Security Tools Don't Detect Attacks—Humans Do

Krupa Brahmkstri, Visa

Modern security tools claim to detect attacks, yet in practice they generate signals: alerts, anomalies, and observations. The actual act of detection is performed by human analysts who correlate fragmented evidence, form hypotheses, and reconstruct attack narratives across identities, systems, and time. This distinction exposes a fundamental architectural flaw in modern security operations. Most security infrastructures are designed around alert generation, while the critical work of investigative reasoning remains largely manual.

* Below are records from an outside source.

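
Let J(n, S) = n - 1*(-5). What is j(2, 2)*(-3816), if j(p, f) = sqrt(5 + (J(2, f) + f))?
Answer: -3816*sqrt(14) ≈ -14278.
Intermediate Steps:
J(n, S) = 5 + n (J(n, S) = n + 5 = 5 + n)
j(p, f) = sqrt(12 + f) (j(p, f) = sqrt(5 + ((5 + 2) + f)) = sqrt(5 + (7 + f)) = sqrt(12 + f))
j(2, 2)*(-3816) = sqrt(12 + 2)*(-3816) = sqrt(14)*(-3816) = -3816*sqrt(14)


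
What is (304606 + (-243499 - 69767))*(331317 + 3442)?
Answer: -2899012940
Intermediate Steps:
(304606 + (-243499 - 69767))*(331317 + 3442) = (304606 - 313266)*334759 = -8660*334759 = -2899012940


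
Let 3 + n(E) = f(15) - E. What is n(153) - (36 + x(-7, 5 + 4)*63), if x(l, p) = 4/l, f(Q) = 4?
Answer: -152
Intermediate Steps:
n(E) = 1 - E (n(E) = -3 + (4 - E) = 1 - E)
n(153) - (36 + x(-7, 5 + 4)*63) = (1 - 1*153) - (36 + (4/(-7))*63) = (1 - 153) - (36 + (4*(-⅐))*63) = -152 - (36 - 4/7*63) = -152 - (36 - 36) = -152 - 1*0 = -152 + 0 = -152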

This talk introduces the concept of Inference-Driven Detection, a model that reframes attack detection as a reasoning problem rather than an anomaly-identification problem. Drawing on lessons from large-scale enterprise security environments, it explores why attacks such as credential abuse, privilege escalation, and lateral movement are often discovered through narrative reconstruction rather than isolated alerts. The talk argues that future security systems must move beyond alert-centric architectures and instead support human and AI-assisted investigative reasoning to identify and understand adversarial behavior.

Krupa Pratap Brahmkstri is a Senior Data Science Manager at Visa, where she leads the development of AI-driven cybersecurity solutions focused on identity risk modeling, insider threat detection, and security operations automation. She builds production-scale machine learning systems that analyze large volumes of enterprise security telemetry to detect anomalous behavior. She brings expertise across artificial intelligence, cybersecurity analytics, and large-scale data systems, with a focus on identity-centric defense strategies and explainable AI for security operations. As a professional mentor and speaker, she is deeply motivated by the opportunity to make a tangible impact through technology. She approaches challenges as mathematical and algorithmic problems, combining analytical rigor with creative problem-solving.